Nuovo appello di Papa Francesco per l’Ucraina durante l’udienza generale di questa mattina. Il Pontefice ha espresso forte preoccupazione per l’escalation del conflitto degli ultimi giorni, manifestando vicinanza alle vittime dei più recenti bombardamenti.

“Sono preoccupato per la guerra in Ucraina - ha detto - che conosce in questi giorni una forte intensificazione. Desidero esprimere la mia vicinanza a quanti soffrono a causa dei recenti attacchi compiuti anche contro civili”.

Il Papa ha poi ribadito la propria condanna della guerra, sottolineandone le conseguenze devastanti sulle popolazioni coinvolte e sul futuro dei territori colpiti.

“La guerra - osserva - non risolve i problemi ma li aggrava, non costruisce sicurezza ma moltiplica la sofferenza e l'odio.
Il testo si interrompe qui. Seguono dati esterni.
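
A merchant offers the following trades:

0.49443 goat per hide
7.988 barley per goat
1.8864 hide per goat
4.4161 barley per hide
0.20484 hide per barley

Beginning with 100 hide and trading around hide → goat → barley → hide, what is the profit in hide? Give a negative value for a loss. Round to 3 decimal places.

-19.098

100 hide × 0.49443 = 49.443 goat
49.443 goat × 7.988 = 394.950684 barley
394.950684 barley × 0.20484 = 80.90169811056 hide
Net change: 80.90169811056 − 100 = -19.09830188944 hide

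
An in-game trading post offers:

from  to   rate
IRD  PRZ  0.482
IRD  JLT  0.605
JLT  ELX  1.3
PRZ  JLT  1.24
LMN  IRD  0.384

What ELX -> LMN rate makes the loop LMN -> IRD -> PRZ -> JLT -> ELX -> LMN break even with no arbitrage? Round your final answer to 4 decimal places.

3.3516

Known legs of the cycle: 0.384 × 0.482 × 1.24 × 1.3 = 0.298361856
For no arbitrage the full-cycle product must be 1, so the missing rate is 1 / 0.298361856 ≈ 3.351635.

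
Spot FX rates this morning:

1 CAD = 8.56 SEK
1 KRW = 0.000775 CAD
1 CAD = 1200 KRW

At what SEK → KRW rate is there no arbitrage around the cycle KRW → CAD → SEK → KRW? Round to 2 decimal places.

150.74

Known legs of the cycle: 0.000775 × 8.56 = 0.006634
For no arbitrage the full-cycle product must be 1, so the missing rate is 1 / 0.006634 ≈ 150.7386.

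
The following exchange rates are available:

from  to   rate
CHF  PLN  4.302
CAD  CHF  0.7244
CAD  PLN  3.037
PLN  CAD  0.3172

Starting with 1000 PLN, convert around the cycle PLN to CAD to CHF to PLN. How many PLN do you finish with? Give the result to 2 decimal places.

1000 PLN × 0.3172 = 317.2 CAD
317.2 CAD × 0.7244 = 229.77968 CHF
229.77968 CHF × 4.302 = 988.51218336 PLN

988.51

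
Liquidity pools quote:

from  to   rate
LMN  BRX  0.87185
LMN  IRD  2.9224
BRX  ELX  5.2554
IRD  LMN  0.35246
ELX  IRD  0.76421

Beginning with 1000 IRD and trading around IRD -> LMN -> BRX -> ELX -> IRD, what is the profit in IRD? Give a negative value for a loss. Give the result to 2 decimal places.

234.16

1000 IRD × 0.35246 = 352.46 LMN
352.46 LMN × 0.87185 = 307.292251 BRX
307.292251 BRX × 5.2554 = 1614.9436959054 ELX
1614.9436959054 ELX × 0.76421 = 1234.156121847865734 IRD
Net change: 1234.156121847865734 − 1000 = 234.156121847865734 IRD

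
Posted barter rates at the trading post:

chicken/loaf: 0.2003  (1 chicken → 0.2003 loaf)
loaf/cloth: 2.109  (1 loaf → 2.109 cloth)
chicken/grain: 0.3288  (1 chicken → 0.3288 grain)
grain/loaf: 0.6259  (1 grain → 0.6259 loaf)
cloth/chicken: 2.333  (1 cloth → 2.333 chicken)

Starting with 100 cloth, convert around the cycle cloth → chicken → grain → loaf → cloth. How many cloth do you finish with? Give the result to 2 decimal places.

101.26

100 cloth × 2.333 = 233.3 chicken
233.3 chicken × 0.3288 = 76.70904 grain
76.70904 grain × 0.6259 = 48.012188136 loaf
48.012188136 loaf × 2.109 = 101.257704778824 cloth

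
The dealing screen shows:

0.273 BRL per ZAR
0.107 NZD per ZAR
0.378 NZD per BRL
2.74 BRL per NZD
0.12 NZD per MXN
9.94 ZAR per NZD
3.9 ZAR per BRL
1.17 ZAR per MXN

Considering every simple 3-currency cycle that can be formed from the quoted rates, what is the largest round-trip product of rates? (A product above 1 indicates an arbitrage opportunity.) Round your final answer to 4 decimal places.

NZD→BRL→ZAR→NZD: 2.74 × 3.9 × 0.107 = 1.14340
NZD→ZAR→BRL→NZD: 9.94 × 0.273 × 0.378 = 1.02575
Maximum is NZD→BRL→ZAR→NZD at 1.1434; arbitrage exists.

1.1434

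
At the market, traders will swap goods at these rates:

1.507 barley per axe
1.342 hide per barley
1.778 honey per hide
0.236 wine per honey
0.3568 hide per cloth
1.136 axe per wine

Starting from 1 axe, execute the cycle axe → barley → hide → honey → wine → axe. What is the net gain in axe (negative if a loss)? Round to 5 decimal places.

-0.03598

1 axe × 1.507 = 1.507 barley
1.507 barley × 1.342 = 2.022394 hide
2.022394 hide × 1.778 = 3.595816532 honey
3.595816532 honey × 0.236 = 0.848612701552 wine
0.848612701552 wine × 1.136 = 0.964024028963072 axe
Net change: 0.964024028963072 − 1 = -0.035975971036928 axe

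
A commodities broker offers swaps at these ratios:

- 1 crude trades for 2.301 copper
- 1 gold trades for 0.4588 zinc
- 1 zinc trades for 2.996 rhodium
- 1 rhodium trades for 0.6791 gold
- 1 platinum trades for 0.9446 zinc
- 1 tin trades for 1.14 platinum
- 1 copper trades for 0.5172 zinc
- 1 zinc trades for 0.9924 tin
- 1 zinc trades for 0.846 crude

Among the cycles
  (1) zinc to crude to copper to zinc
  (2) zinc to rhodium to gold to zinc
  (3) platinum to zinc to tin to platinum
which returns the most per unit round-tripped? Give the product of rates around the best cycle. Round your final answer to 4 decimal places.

(1) 0.846 × 2.301 × 0.5172 = 1.00681
(2) 2.996 × 0.6791 × 0.4588 = 0.93347
(3) 0.9446 × 0.9924 × 1.14 = 1.06866
Highest is cycle (3) at 1.0687 (>1, arbitrage).

1.0687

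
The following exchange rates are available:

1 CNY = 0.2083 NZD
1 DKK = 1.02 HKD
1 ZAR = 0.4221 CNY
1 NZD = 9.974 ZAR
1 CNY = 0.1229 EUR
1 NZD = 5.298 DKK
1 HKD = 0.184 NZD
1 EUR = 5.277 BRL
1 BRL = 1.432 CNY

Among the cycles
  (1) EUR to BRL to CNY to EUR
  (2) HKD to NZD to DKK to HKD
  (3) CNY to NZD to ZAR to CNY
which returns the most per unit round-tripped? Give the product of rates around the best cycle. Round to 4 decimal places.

(1) 5.277 × 1.432 × 0.1229 = 0.92871
(2) 0.184 × 5.298 × 1.02 = 0.99433
(3) 0.2083 × 9.974 × 0.4221 = 0.87695
Highest is cycle (2) at 0.9943 (≤1, no arbitrage).

0.9943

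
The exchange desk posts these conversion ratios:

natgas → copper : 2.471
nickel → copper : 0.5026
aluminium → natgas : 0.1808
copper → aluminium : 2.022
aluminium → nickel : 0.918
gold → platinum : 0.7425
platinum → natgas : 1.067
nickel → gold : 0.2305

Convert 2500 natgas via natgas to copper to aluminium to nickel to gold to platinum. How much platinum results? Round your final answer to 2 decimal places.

2500 natgas × 2.471 = 6177.5 copper
6177.5 copper × 2.022 = 12490.905 aluminium
12490.905 aluminium × 0.918 = 11466.65079 nickel
11466.65079 nickel × 0.2305 = 2643.063007095 gold
2643.063007095 gold × 0.7425 = 1962.4742827680375 platinum

1962.47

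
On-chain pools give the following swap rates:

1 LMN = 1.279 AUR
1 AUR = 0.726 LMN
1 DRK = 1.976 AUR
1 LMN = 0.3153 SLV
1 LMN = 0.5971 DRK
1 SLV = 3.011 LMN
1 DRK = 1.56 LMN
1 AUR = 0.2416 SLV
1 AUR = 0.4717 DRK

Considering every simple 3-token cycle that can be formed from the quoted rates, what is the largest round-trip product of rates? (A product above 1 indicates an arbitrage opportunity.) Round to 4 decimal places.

0.9412

DRK→LMN→AUR→DRK: 1.56 × 1.279 × 0.4717 = 0.94115
LMN→AUR→SLV→LMN: 1.279 × 0.2416 × 3.011 = 0.93042
DRK→AUR→LMN→DRK: 1.976 × 0.726 × 0.5971 = 0.85659
Maximum is DRK→LMN→AUR→DRK at 0.9412; no arbitrage — every cycle loses value.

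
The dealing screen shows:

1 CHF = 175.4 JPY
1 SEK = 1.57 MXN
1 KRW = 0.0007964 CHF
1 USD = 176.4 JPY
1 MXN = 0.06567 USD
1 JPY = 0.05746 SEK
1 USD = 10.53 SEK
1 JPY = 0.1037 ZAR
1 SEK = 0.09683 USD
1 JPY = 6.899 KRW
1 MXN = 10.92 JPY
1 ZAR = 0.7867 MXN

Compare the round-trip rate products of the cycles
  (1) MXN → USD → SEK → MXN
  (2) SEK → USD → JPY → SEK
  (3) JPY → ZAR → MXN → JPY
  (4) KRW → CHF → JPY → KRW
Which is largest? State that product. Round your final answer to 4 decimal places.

1.0857

(1) 0.06567 × 10.53 × 1.57 = 1.08566
(2) 0.09683 × 176.4 × 0.05746 = 0.98146
(3) 0.1037 × 0.7867 × 10.92 = 0.89086
(4) 0.0007964 × 175.4 × 6.899 = 0.96371
Highest is cycle (1) at 1.0857 (>1, arbitrage).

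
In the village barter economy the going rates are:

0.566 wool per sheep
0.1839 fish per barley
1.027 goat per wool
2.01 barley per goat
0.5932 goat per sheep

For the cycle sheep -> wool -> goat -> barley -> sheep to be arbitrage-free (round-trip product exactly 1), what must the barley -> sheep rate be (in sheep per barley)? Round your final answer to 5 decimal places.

Known legs of the cycle: 0.566 × 1.027 × 2.01 = 1.16837682
For no arbitrage the full-cycle product must be 1, so the missing rate is 1 / 1.16837682 ≈ 0.8558883.

0.85589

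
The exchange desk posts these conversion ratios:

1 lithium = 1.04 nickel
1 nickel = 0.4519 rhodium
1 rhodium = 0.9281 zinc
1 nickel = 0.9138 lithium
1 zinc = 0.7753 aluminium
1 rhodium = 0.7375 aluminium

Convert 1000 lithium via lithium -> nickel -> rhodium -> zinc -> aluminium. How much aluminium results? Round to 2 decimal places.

338.17

1000 lithium × 1.04 = 1040 nickel
1040 nickel × 0.4519 = 469.976 rhodium
469.976 rhodium × 0.9281 = 436.1847256 zinc
436.1847256 zinc × 0.7753 = 338.17401775768 aluminium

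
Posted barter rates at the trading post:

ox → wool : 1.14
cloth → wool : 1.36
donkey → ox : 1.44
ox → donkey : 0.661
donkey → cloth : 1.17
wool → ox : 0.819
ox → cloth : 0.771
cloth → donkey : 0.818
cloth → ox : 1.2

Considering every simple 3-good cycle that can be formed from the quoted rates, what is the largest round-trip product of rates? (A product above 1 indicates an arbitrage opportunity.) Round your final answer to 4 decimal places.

cloth→ox→donkey→cloth: 1.2 × 0.661 × 1.17 = 0.92804
cloth→donkey→ox→cloth: 0.818 × 1.44 × 0.771 = 0.90818
cloth→wool→ox→cloth: 1.36 × 0.819 × 0.771 = 0.85877
Maximum is cloth→ox→donkey→cloth at 0.9280; no arbitrage — every cycle loses value.

0.9280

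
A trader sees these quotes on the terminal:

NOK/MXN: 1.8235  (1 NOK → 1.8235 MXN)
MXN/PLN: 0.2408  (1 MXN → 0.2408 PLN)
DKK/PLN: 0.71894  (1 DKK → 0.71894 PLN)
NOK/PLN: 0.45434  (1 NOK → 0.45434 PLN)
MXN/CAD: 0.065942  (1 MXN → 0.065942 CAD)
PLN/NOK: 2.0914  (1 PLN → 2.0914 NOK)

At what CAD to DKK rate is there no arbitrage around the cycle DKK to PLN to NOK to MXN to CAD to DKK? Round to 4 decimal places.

Known legs of the cycle: 0.71894 × 2.0914 × 1.8235 × 0.065942 = 0.180799670094514492
For no arbitrage the full-cycle product must be 1, so the missing rate is 1 / 0.180799670094514492 ≈ 5.530984.

5.5310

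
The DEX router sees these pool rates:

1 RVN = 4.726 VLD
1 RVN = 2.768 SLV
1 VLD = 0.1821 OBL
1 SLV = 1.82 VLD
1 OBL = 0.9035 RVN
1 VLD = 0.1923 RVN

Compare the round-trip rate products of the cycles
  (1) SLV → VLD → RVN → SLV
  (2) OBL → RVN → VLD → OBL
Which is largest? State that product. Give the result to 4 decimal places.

(1) 1.82 × 0.1923 × 2.768 = 0.96876
(2) 0.9035 × 4.726 × 0.1821 = 0.77756
Highest is cycle (1) at 0.9688 (≤1, no arbitrage).

0.9688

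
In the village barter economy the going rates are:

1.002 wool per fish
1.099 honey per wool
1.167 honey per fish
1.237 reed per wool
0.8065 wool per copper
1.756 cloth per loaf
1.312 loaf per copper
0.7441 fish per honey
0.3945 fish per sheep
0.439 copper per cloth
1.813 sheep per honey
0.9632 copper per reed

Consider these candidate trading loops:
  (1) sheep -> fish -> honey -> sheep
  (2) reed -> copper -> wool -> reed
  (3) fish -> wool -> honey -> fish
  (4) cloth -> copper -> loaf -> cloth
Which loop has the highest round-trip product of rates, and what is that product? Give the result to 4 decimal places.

(1) 0.3945 × 1.167 × 1.813 = 0.83467
(2) 0.9632 × 0.8065 × 1.237 = 0.96093
(3) 1.002 × 1.099 × 0.7441 = 0.81940
(4) 0.439 × 1.312 × 1.756 = 1.01140
Highest is cycle (4) at 1.0114 (>1, arbitrage).

1.0114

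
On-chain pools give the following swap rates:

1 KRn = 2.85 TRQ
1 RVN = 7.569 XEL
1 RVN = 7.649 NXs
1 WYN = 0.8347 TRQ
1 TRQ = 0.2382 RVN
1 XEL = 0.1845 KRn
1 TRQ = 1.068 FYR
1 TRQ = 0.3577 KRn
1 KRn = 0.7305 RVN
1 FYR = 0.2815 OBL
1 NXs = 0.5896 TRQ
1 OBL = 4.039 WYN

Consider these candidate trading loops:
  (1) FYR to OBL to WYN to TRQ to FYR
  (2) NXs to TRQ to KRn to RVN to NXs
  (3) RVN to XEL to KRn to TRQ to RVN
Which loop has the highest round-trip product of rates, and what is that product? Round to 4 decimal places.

(1) 0.2815 × 4.039 × 0.8347 × 1.068 = 1.01357
(2) 0.5896 × 0.3577 × 0.7305 × 7.649 = 1.17842
(3) 7.569 × 0.1845 × 2.85 × 0.2382 = 0.94803
Highest is cycle (2) at 1.1784 (>1, arbitrage).

1.1784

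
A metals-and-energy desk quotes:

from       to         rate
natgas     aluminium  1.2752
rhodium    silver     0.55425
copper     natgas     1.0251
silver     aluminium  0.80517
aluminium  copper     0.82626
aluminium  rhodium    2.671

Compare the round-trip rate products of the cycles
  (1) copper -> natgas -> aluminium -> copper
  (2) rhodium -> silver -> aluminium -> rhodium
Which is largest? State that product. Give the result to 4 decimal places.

(1) 1.0251 × 1.2752 × 0.82626 = 1.08009
(2) 0.55425 × 0.80517 × 2.671 = 1.19198
Highest is cycle (2) at 1.1920 (>1, arbitrage).

1.1920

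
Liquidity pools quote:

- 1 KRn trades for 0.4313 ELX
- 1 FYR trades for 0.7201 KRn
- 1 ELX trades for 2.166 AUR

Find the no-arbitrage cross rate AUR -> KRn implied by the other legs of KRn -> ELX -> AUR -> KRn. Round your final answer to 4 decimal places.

1.0704

Known legs of the cycle: 0.4313 × 2.166 = 0.9341958
For no arbitrage the full-cycle product must be 1, so the missing rate is 1 / 0.9341958 ≈ 1.070439.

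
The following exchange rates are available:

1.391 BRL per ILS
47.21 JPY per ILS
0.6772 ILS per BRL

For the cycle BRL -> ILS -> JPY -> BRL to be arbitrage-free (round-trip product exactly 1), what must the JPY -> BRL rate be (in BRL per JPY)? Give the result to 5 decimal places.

0.03128

Known legs of the cycle: 0.6772 × 47.21 = 31.970612
For no arbitrage the full-cycle product must be 1, so the missing rate is 1 / 31.970612 ≈ 0.0312787.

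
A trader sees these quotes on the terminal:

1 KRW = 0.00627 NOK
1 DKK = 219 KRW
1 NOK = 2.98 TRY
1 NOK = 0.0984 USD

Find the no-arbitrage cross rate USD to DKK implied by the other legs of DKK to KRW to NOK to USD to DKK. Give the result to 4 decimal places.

7.4010

Known legs of the cycle: 219 × 0.00627 × 0.0984 = 0.135115992
For no arbitrage the full-cycle product must be 1, so the missing rate is 1 / 0.135115992 ≈ 7.401048.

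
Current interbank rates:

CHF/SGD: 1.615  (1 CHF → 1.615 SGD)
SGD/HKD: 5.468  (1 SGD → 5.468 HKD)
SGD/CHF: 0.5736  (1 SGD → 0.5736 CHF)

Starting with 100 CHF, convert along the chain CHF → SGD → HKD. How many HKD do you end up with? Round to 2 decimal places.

883.08

100 CHF × 1.615 = 161.5 SGD
161.5 SGD × 5.468 = 883.082 HKD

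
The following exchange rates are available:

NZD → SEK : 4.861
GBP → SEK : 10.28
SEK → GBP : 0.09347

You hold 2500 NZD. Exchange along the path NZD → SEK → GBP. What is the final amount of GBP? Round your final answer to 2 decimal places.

2500 NZD × 4.861 = 12152.5 SEK
12152.5 SEK × 0.09347 = 1135.894175 GBP

1135.89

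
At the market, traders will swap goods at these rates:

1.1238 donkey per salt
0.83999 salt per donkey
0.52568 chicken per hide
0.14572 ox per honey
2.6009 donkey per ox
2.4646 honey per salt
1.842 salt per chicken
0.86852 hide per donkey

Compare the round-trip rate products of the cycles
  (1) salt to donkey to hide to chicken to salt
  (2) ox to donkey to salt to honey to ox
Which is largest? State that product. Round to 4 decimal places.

0.9451

(1) 1.1238 × 0.86852 × 0.52568 × 1.842 = 0.94510
(2) 2.6009 × 0.83999 × 2.4646 × 0.14572 = 0.78463
Highest is cycle (1) at 0.9451 (≤1, no arbitrage).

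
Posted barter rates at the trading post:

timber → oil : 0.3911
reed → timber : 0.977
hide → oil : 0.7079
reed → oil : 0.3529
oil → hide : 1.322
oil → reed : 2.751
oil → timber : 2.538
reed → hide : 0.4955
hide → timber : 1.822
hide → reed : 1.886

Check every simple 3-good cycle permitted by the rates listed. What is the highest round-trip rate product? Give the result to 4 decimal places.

1.0512

timber→oil→reed→timber: 0.3911 × 2.751 × 0.977 = 1.05117
hide→oil→reed→hide: 0.7079 × 2.751 × 0.4955 = 0.96495
timber→oil→hide→timber: 0.3911 × 1.322 × 1.822 = 0.94204
hide→reed→oil→hide: 1.886 × 0.3529 × 1.322 = 0.87988
Maximum is timber→oil→reed→timber at 1.0512; arbitrage exists.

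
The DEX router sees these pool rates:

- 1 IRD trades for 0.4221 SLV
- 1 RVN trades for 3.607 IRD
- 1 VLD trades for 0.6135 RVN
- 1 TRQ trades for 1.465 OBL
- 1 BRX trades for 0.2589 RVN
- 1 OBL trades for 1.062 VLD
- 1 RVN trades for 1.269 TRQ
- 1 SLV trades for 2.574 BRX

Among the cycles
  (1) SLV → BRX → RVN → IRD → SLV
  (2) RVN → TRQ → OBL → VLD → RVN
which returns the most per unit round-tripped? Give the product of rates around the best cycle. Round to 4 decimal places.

(1) 2.574 × 0.2589 × 3.607 × 0.4221 = 1.01462
(2) 1.269 × 1.465 × 1.062 × 0.6135 = 1.21126
Highest is cycle (2) at 1.2113 (>1, arbitrage).

1.2113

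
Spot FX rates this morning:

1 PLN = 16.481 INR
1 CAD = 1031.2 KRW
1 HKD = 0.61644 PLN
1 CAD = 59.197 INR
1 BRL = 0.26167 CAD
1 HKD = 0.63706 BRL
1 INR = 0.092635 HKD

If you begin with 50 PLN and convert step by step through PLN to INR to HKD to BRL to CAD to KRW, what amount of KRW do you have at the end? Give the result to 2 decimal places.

50 PLN × 16.481 = 824.05 INR
824.05 INR × 0.092635 = 76.33587175 HKD
76.33587175 HKD × 0.63706 = 48.630530457055 BRL
48.630530457055 BRL × 0.26167 = 12.72515090469758185 CAD
12.72515090469758185 CAD × 1031.2 = 13122.17561292414640372 KRW

13122.18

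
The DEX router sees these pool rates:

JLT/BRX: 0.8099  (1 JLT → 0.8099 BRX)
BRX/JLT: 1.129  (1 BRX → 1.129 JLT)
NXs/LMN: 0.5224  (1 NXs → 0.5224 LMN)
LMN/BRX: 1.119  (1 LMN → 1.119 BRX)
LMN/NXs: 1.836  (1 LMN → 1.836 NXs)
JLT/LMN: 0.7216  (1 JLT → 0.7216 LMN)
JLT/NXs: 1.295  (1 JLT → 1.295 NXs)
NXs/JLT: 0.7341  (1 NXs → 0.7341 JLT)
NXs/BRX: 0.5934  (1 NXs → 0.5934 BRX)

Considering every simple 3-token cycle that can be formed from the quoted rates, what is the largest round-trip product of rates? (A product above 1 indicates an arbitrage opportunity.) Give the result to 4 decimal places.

NXs→JLT→LMN→NXs: 0.7341 × 0.7216 × 1.836 = 0.97258
LMN→BRX→JLT→LMN: 1.119 × 1.129 × 0.7216 = 0.91163
NXs→BRX→JLT→NXs: 0.5934 × 1.129 × 1.295 = 0.86758
Maximum is NXs→JLT→LMN→NXs at 0.9726; no arbitrage — every cycle loses value.

0.9726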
Dove cadono missili e droni, cadono anche le speranza, si distruggono case e luoghi di preghiera, si spezzano vite innocenti. Affido tutti i popoli feriti dalla guerra alla protezione di Maria Regina della pace”.

Il costante impegno del Pontefice per la pace globale

Il Papa si sta distinguendo per il suo impegno costante e instancabile nella promozione della pace e nella difesa dei civili in tutte le aree del mondo afflitte da conflitti.

Le sue udienze generali in Vaticano rappresentano occasioni privilegiate in cui il Santo Padre si rivolge non solo ai fedeli presenti, ma all'intera comunità internazionale, per richiamare l'attenzione sulle crisi umanitarie più pressanti e per sollecitare iniziative concrete di pace e solidarietà. Attraverso questi appelli, il Pontefice cerca di infondere speranza e di promuovere un dialogo costruttivo, convinto che solo attraverso la comprensione reciproca e l'impegno comune si possano superare le divisioni e costruire un futuro di maggiore armonia e giustizia per tutti i popoli.